Howdy Friends!  We started answering J’s question yesterday regarding how to make decisions when all of the options seem viable and beneficial.

First off today I want to hone in on that last word: beneficial.  Reminds me of a verse in 1 Corinthians.  Check it:

“Everything is permissible”—but not everything is beneficial. “Everything is permissible”—but not everything is constructive. 1 Corinthians 10:23

That’s a key point in this argument.  Just because we “can” do something doesn’t always mean it’s the best option.  I can choose to go out to lunch everyday.  This wouldn’t be beneficial to our bank account or my skinny jeans.

So check your options and see if the end result of all the choices would make for a beneficial and constructive outcome.

If all of the options pass that initial test, I believe the next step is to seek some wise counsel.

“Fools are headstrong and do what they like; wise people take advice.” Proverbs 12:15, The Message

“Take good counsel and accept correction— that’s the way to live wisely and well.” Proverbs 19:20, The Message

So how would an advisor help us with difficult choices?

  1. They see our blind spots.
  2. They encourage us to do what is best.

“Refuse good advice and watch your plans fail; take good counsel and watch them succeed.” Proverbs 15:22, The Message

So who is actually qualified to be our advisor?

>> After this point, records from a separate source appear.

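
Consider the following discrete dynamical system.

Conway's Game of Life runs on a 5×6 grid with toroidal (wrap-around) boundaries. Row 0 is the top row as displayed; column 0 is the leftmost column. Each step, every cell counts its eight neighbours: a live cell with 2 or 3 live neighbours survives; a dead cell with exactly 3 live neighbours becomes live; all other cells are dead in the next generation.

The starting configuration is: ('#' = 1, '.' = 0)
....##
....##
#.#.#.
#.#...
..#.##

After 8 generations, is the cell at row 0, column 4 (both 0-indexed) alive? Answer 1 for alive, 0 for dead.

k=0  ....##
....##
#.#.#.
#.#...
..#.##
k=1  #.....
#.....
#...#.
#.#.#.
##..#.
k=2  #.....
##....
#..#..
#...#.
#..#..
k=3  #....#
##...#
#.....
##.##.
##....
k=4  ......
.#....
..#.#.
..#...
..#.#.
k=5  ......
......
.###..
.##...
...#..
k=6  ......
..#...
.#.#..
.#....
..#...
k=7  ......
..#...
.#....
.#....
......
k=8  ......
......
.##...
......
......

0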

  1. Someone who knows God.
  2. Someone who is actively making decisions that honor God.
  3. Someone who is wise.
  4. Someone who is older than you.  (Hear me out!  I think we can glean advice from our peers.  Some of my go-to advice givers are my friends.  But I also need the presence of some people who are a few steps ahead of me in life.)
  5. Someone who knows you.

Yesterday I talked about how I approached a trusted professor to gain advice.  I had spent a significant amount of time with her both in and out of the classroom.  She was mom to three grown kids of her own.  But more than any of these qualifiers I knew she would provide Godly wisdom because of the love she had for God and His Word.

In the end God’s voice is the one we listen for, but He has also poured out wisdom on His people.  You don’t have to enter the decision making process alone.  Link up and seek counsel!